SINGAPORE - Addvalue Technologies reported a wider loss for the financial year ended March 31, 2018, after its financial results were audited, in a regulatory filing on Saturday (July 7).
Compared to its unaudited results announced on May 30, 2018, Addvalue's FY2018 loss after tax widened to US$12.8 million, 14.8 per cent higher than the US$11.1 million reported. Total equity fell 18 per cent to US$7.5 million from the US$9.1 million reported.
The adjustment was due mainly to further adjustments relating to the write-down of deferred tax assets of certain subsidiaries. This gave rise to deferred tax liabilities, as development expenses claimed under the income tax computations should have been recognised in FY2018, but were erroneously omitted from the announced results.
Due to this, the basic loss per share worsened to 0.73 US cent, compared to 0.64 US cent based on the unaudited results.
As a result of the reduction in total equity, Addvalue's net value asset per share as at March 31, 2018 fell to 0.42 US cent from 0.52 US cent.
In a separate announcement, Addvalue gave notice that it has recorded pre-tax losses for the three most recently completed consecutive financial years, based on audited full year consolidated accounts, and that its six-month average daily market capitalisation as at July 6 is $70.2 million.

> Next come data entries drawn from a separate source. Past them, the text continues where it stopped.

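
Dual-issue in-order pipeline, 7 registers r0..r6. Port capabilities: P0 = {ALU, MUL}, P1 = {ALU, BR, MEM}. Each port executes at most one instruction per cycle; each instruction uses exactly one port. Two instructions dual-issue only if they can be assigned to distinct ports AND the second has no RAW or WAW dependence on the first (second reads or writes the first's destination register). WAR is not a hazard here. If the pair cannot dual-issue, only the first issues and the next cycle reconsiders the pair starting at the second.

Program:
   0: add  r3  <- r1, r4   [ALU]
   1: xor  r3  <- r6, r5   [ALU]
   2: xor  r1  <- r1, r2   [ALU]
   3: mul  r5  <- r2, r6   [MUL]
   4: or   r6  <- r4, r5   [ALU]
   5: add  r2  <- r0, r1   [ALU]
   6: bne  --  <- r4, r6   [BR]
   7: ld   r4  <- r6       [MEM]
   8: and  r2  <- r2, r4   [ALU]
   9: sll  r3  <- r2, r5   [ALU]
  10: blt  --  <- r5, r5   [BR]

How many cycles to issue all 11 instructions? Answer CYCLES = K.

CYCLES = 8

[0] i0  add  -- WAW r3
[1] i1/i2  xor/xor  -- dual
[2] i3  mul  -- RAW r5
[3] i4/i5  or/add  -- dual
[4] i6  bne  -- no-port BR/MEM
[5] i7  ld  -- RAW r4
[6] i8  and  -- RAW r2
[7] i9/i10  sll/blt  -- dual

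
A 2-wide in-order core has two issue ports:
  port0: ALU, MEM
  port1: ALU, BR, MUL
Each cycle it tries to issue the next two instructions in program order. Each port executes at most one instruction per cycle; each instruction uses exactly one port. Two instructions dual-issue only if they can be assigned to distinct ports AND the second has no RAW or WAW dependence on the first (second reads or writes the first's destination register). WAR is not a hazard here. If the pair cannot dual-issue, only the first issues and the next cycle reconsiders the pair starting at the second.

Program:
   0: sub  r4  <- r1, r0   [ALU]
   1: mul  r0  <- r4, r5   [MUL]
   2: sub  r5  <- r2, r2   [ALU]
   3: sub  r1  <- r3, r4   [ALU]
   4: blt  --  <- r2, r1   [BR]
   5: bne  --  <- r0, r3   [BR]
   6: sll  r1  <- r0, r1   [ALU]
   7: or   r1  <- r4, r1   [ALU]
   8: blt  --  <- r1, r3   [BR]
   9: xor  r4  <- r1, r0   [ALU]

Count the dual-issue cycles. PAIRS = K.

0. sub @i0  | RAW r4
1. mul/sub @i1&i2  | pair
2. sub @i3  | RAW r1
3. blt @i4  | no-port BR/BR
4. bne/sll @i5&i6  | pair
5. or @i7  | RAW r1
6. blt/xor @i8&i9  | pair

PAIRS = 3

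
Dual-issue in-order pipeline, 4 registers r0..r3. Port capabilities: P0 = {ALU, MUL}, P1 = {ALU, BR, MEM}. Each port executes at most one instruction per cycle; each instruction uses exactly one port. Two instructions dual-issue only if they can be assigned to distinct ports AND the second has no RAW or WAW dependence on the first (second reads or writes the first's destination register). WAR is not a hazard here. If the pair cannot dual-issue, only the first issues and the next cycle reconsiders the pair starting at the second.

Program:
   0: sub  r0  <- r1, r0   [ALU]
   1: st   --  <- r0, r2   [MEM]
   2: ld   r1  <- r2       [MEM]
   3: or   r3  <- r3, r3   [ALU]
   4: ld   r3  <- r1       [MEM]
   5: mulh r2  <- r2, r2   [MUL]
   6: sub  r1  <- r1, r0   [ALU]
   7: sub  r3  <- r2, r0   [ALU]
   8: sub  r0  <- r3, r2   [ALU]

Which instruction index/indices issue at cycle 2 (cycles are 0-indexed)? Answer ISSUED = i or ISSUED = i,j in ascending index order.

ISSUED = 2,3

  cy0 -> i0 (sub.ALU) RAW r0
  cy1 -> i1 (st.MEM) no-port MEM/MEM
  cy2 -> i2/i3 (ld.MEM+or.ALU) dual
  cy3 -> i4/i5 (ld.MEM+mulh.MUL) dual
  cy4 -> i6/i7 (sub.ALU+sub.ALU) dual
  cy5 -> i8 (sub.ALU) tail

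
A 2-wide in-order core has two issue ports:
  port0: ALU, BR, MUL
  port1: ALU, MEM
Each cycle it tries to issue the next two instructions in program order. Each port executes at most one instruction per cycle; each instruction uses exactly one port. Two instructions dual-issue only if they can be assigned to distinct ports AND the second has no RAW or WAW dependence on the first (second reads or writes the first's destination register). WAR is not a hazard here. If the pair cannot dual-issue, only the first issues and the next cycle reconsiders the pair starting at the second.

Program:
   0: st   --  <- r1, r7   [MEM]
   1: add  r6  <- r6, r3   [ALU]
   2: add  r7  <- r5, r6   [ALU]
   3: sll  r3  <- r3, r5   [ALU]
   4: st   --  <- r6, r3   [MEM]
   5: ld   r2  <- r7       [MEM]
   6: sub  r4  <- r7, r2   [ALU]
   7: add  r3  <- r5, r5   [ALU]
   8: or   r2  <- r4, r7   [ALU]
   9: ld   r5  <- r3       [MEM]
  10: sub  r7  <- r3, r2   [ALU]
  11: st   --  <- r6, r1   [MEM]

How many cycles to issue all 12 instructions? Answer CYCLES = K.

CYCLES = 7

t=0 i0,i1:st/add ; pair
t=1 i2,i3:add/sll ; pair
t=2 i4:st ; no-port MEM/MEM
t=3 i5:ld ; RAW r2
t=4 i6,i7:sub/add ; pair
t=5 i8,i9:or/ld ; pair
t=6 i10,i11:sub/st ; pair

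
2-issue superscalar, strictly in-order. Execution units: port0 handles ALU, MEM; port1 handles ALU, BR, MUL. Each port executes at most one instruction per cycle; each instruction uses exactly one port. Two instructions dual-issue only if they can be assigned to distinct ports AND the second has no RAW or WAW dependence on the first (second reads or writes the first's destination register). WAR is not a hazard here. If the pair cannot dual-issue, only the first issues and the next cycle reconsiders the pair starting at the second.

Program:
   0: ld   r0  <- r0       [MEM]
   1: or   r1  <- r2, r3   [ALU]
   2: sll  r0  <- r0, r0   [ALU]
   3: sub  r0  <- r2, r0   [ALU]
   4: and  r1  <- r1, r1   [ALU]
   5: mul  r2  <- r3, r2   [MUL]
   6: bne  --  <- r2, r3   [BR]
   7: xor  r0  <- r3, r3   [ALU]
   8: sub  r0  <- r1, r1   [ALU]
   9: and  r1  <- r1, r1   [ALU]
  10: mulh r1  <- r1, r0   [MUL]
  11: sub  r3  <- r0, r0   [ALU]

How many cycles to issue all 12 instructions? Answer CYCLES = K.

t=0 i0&i1:ld.MEM/or.ALU ; dual
t=1 i2:sll.ALU ; RAW+WAW r0
t=2 i3&i4:sub.ALU/and.ALU ; dual
t=3 i5:mul.MUL ; no-port MUL/BR
t=4 i6&i7:bne.BR/xor.ALU ; dual
t=5 i8&i9:sub.ALU/and.ALU ; dual
t=6 i10&i11:mulh.MUL/sub.ALU ; dual

CYCLES = 7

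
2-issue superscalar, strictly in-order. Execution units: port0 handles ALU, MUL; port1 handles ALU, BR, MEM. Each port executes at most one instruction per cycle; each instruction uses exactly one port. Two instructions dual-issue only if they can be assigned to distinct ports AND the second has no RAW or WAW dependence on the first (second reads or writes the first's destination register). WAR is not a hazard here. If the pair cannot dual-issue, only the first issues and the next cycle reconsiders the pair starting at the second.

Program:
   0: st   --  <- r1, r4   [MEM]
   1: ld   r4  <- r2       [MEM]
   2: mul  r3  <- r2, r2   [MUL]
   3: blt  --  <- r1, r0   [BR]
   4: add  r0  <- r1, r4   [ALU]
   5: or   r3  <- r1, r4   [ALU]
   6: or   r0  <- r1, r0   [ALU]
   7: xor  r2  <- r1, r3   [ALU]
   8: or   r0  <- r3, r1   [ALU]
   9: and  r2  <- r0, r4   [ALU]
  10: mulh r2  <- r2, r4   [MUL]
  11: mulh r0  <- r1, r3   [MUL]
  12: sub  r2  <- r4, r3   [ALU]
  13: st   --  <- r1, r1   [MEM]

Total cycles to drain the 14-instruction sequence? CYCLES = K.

CYCLES = 9

  cy0 -> i0 (st.MEM) no-port MEM/MEM
  cy1 -> i1+i2 (ld.MEM+mul.MUL) dual
  cy2 -> i3+i4 (blt.BR+add.ALU) dual
  cy3 -> i5+i6 (or.ALU+or.ALU) dual
  cy4 -> i7+i8 (xor.ALU+or.ALU) dual
  cy5 -> i9 (and.ALU) RAW+WAW r2
  cy6 -> i10 (mulh.MUL) no-port MUL/MUL
  cy7 -> i11+i12 (mulh.MUL+sub.ALU) dual
  cy8 -> i13 (st.MEM) tail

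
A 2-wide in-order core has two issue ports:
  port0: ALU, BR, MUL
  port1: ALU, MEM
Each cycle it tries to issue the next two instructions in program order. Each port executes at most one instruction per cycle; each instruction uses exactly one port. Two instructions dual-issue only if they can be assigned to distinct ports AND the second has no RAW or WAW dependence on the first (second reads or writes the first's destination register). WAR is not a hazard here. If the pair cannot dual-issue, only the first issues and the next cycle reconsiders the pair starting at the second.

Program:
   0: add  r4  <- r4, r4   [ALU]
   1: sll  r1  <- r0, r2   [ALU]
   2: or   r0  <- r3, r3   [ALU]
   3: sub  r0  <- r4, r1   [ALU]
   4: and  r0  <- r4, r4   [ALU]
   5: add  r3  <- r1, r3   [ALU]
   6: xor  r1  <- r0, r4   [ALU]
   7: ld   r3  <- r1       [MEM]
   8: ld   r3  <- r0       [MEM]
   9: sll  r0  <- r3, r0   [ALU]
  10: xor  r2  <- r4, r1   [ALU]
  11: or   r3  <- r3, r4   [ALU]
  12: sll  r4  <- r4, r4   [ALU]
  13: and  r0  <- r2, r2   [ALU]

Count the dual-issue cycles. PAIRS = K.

[0] i0/i1  add sll  -- pair
[1] i2  or  -- WAW r0
[2] i3  sub  -- WAW r0
[3] i4/i5  and add  -- pair
[4] i6  xor  -- RAW r1
[5] i7  ld  -- no-port MEM/MEM
[6] i8  ld  -- RAW r3
[7] i9/i10  sll xor  -- pair
[8] i11/i12  or sll  -- pair
[9] i13  and  -- tail

PAIRS = 4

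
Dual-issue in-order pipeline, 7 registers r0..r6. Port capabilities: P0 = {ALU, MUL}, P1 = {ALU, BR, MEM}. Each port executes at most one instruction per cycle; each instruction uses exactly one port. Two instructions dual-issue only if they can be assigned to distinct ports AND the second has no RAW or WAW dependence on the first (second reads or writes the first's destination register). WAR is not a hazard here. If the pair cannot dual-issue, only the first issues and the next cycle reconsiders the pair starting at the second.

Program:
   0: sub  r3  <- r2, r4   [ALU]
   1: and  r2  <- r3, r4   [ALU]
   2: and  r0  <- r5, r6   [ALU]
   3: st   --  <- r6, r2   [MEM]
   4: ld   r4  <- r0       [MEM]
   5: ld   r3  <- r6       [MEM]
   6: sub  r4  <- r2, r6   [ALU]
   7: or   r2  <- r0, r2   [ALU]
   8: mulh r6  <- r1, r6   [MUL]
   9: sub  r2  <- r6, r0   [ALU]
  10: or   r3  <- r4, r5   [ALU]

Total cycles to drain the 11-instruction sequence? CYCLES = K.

CYCLES = 7

#0 head=0: sub.ALU i0 RAW r3
#1 head=1: and.ALU and.ALU i1/i2 2-wide
#2 head=3: st.MEM i3 no-port MEM/MEM
#3 head=4: ld.MEM i4 no-port MEM/MEM
#4 head=5: ld.MEM sub.ALU i5/i6 2-wide
#5 head=7: or.ALU mulh.MUL i7/i8 2-wide
#6 head=9: sub.ALU or.ALU i9/i10 2-wide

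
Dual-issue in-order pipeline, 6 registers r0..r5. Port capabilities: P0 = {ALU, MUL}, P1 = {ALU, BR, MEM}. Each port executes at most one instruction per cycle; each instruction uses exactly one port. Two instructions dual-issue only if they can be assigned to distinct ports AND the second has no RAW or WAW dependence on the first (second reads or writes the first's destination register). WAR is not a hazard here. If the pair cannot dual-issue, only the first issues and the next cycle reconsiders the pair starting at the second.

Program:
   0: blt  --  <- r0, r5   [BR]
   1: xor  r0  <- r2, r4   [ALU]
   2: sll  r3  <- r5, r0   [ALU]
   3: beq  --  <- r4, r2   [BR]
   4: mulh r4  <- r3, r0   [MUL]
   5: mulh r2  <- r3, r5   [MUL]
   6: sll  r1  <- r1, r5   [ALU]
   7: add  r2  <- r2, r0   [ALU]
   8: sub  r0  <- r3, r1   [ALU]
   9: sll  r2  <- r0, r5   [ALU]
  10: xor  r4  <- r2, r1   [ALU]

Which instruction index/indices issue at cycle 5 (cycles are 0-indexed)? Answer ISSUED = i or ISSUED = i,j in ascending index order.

#0 head=0: blt xor i0+i1 dual
#1 head=2: sll beq i2+i3 dual
#2 head=4: mulh i4 no-port MUL/MUL
#3 head=5: mulh sll i5+i6 dual
#4 head=7: add sub i7+i8 dual
#5 head=9: sll i9 RAW r2
#6 head=10: xor i10 tail

ISSUED = 9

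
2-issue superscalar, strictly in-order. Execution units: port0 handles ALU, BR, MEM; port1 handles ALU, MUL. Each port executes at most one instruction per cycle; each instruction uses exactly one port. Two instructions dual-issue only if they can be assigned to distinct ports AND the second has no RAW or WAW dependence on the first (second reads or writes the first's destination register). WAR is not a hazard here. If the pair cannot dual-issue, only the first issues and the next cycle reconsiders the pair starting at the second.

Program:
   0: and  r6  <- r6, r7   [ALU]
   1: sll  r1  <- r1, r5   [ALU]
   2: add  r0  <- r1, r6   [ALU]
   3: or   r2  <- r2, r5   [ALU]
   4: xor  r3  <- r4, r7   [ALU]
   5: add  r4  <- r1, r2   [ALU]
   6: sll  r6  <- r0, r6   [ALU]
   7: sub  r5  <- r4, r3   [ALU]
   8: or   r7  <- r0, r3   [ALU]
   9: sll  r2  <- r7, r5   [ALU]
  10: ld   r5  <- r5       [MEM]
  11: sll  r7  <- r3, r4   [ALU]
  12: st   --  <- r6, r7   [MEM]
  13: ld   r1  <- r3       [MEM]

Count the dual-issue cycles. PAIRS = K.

PAIRS = 5

  cy0 -> i0,i1 (and.ALU sll.ALU) pair
  cy1 -> i2,i3 (add.ALU or.ALU) pair
  cy2 -> i4,i5 (xor.ALU add.ALU) pair
  cy3 -> i6,i7 (sll.ALU sub.ALU) pair
  cy4 -> i8 (or.ALU) RAW r7
  cy5 -> i9,i10 (sll.ALU ld.MEM) pair
  cy6 -> i11 (sll.ALU) RAW r7
  cy7 -> i12 (st.MEM) no-port MEM/MEM
  cy8 -> i13 (ld.MEM) tail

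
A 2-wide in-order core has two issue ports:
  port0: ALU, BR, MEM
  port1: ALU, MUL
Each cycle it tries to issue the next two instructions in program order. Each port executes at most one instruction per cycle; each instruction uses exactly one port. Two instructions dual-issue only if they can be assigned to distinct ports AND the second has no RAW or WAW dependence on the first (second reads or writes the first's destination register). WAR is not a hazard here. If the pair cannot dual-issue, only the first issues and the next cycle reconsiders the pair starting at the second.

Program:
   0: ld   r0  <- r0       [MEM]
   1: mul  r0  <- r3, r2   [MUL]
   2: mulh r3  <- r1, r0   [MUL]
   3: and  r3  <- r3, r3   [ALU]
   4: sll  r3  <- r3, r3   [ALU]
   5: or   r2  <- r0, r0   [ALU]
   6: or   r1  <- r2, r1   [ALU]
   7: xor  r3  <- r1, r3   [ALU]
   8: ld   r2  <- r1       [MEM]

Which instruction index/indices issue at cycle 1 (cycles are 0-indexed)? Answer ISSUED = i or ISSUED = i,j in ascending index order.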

The company drew investors' attention to Rule 1311(1) of the Listing Manual, under which the Singapore Exchange will place an issuer on a watch list if it records such pre-tax losses and has a six-month average daily market cap of under $40 million. It said it will make an immediate announcement if notified by the Singapore Exchange that it will be placed on the watch list.
Addvalue Technologies last closed at 3.3 cents on July 6.